It's hard to know exactly what to call this thread. The band keep shifting their identity, from A Silver Mt Zion to The Silver Mt Zion Memorial Orchestra and Tra-La-La Band, and now Thee Silver Mountain Reveries.
It's a real shame to simply list them as a Godspeed side project, as they've almost equalled that band on the number of releases (the difference being that one of Godspeed's wasa double). There are many similarities: an obsession with urban space, railroads, hands, Judeo-Christian references, judgement from on high, delivered in a confusion of anger, pain, loss, hope and defiance.
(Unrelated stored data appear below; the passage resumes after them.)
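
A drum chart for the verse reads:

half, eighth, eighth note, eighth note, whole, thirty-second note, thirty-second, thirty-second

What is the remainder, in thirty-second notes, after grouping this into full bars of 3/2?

15

One bar of 3/2 = 48 thirty-second notes.
Working in thirty-second notes: half = 16; eighth = 4; eighth note = 4; eighth note = 4; whole = 32; thirty-second note = 1; thirty-second = 1; thirty-second = 1.
Total: 16 + 4 + 4 + 4 + 32 + 1 + 1 + 1 = 63.
63 ÷ 48 = 1 complete bar with 15 thirty-second notes remaining.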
However, A Silver Mt Zion cover a far wider remit: they go from the apocalyptic punk and desperate rage of Godspeed to more contemplative passages. They're more personal, more wounded, more hopeful, more compassionate. Efrim's voice creaks and breaks between terrifying and desolate, heartbroken and impassioned, lyrically cursing himself and and the world, never letting himself off the hook.
But then there's that little extra that they bring, a theme they've visited before but characerised best on the last track of their new EP (Pretty Little Lightning Paw). The song is There's a River in the Valley Made from Melting Snow, in which the tired and beaten give up making their plans and retire to the valley in order to heal and learn to laugh and love again, rebuilding their strength and knowing that they will return to the battle one day. It's this understanding of the need to fight on mixed with the recognition of a potentially lost cause, the defiant last stand, breaking yourself and mending yourself in a perpetual cycle that makes their music so deeply stirring.
A Silver Mt Zion step out from behind the curtain, identify themselves as normal people who laugh and love like the rest of us. At their gig last month they sang the repeated refrain, "Take care of each other" to close the set. From the lips of this band that's punk rage, not hippy sentiment: it's one of the few violent slogans that I can fully make my own.